Its early innovation with Google’s Android platform established HTC as a smartphone leader several years ago, but much like other big names in the mobile market like RIM and Nokia, the Taiwanese company simply failed to continue to innovate, watching its mobile momentum come to a grinding halt. In fact, while new HTC releases are finding some success in China, here in North American the company has simply not been able to compete with the likes of Samsung and Apple.
The result of this stagnation was another disappointing quarterly report that saw a dramatic drop in HTC’s revenues compared to last year, and looking forward, it doesn’t look like anything is about to change.
“HTC gained a lot of momentum because it gambled early on Android, and because its Sense user interface was a pretty big improvement on the UI Google packaged with its operating system,” GigaOm Pro’s Colin Gibbs explained in a recent interview with E-Commerce Times. “But it didn’t build on that head start by continuing to innovate with that user interface.”
Recently HTC has tried to remedy this problem, launching new lines like the HTC One series, the Desire series, the EVO 4G LTE and the Droid Incredibly 4G LTE, as well as unveiling the company’s new digital content program called “HTC Connect,” but so far these efforts have been for not.
That said, however, the company’s Desire V series launched in China recently has had experienced a great deal of success, but as everyone in the mobile market knows, the really measure of success still remains the North American market. As Gibbs notes, the smartphone market is a cutthroat business, and if you’re not providing your customers with cutting edge technology and upgrades on regular intervals, you’re going to lose ground fast.
While this most recent quarterly report and the forecast for the next quarter are certainly gloomy, this wasn’t the start of HTC’s downward slide.
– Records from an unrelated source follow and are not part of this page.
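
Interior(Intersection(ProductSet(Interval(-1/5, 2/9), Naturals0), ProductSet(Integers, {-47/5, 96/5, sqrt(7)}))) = EmptySet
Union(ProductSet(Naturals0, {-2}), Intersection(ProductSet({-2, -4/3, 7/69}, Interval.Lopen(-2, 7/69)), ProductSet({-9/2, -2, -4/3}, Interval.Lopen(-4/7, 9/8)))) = Union(ProductSet({-2, -4/3}, Interval.Lopen(-4/7, 7/69)), ProductSet(Naturals0, {-2}))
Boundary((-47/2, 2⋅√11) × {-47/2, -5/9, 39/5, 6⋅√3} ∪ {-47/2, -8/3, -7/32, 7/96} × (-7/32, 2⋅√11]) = ({-47/2, -8/3, -7/32, 7/96} × [-7/32, 2⋅√11]) ∪ ([-47/2, 2⋅√11] × {-47/2, -5/9, 39/5, 6⋅√3})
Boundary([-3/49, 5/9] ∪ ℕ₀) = {-3/49, 5/9} ∪ (ℕ₀ \ (-3/49, 5/9))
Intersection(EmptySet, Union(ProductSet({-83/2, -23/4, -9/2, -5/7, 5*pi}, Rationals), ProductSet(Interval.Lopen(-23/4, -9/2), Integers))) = EmptySet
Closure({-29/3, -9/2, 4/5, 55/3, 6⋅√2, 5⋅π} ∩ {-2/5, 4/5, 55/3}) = {4/5, 55/3}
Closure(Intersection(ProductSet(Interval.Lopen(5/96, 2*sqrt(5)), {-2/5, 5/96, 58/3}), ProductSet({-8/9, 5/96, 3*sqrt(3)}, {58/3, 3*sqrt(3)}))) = EmptySet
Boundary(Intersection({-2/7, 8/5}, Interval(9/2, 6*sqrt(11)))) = EmptySet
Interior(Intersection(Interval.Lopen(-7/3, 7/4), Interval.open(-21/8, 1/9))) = Interval.open(-7/3, 1/9)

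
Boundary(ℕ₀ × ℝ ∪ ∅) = ℕ₀ × ℝ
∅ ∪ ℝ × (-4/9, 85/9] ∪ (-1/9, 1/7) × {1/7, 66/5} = (ℝ × (-4/9, 85/9]) ∪ ((-1/9, 1/7) × {1/7, 66/5})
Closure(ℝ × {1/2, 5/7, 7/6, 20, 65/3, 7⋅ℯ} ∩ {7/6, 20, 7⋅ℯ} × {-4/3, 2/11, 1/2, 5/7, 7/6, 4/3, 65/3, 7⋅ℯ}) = {7/6, 20, 7⋅ℯ} × {1/2, 5/7, 7/6, 65/3, 7⋅ℯ}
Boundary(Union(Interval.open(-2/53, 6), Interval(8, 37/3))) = {-2/53, 6, 8, 37/3}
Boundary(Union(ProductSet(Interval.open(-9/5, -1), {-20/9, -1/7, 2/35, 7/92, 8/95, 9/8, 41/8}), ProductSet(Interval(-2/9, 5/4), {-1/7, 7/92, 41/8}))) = Union(ProductSet(Interval(-9/5, -1), {-20/9, -1/7, 2/35, 7/92, 8/95, 9/8, 41/8}), ProductSet(Interval(-2/9, 5/4), {-1/7, 7/92, 41/8}))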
In a piece I wrote late last year I compared HTC’s struggles to those of Nokia and RIM, noting that in all three cases the key factor was stagnation, a lack of innovation.
“[HTC’s] industrial design hasn’t changed for almost two years. Unless it launches a really different phone, it’s hard to sell the product at a premium price,” said Roxy Wong, analyst at Mirae Asset Management in Hong Kong.
In the end, there is certainly a chance that HTC could reverse its flagging fortunes and regain lost ground to Samsung and Apple in the North American market, but in all the cases of market stagnation that I’ve seen it’s rarely happened. For HTC to succeed it’s going to take a total rethink, a reinvention of its brand, its devices, and its image. Most of all, I’ve found, such a turn around takes humility, acknowledging the failure to innovate…something almost impossible to achieve for mobile companies who have already tasted the sweet apple of success.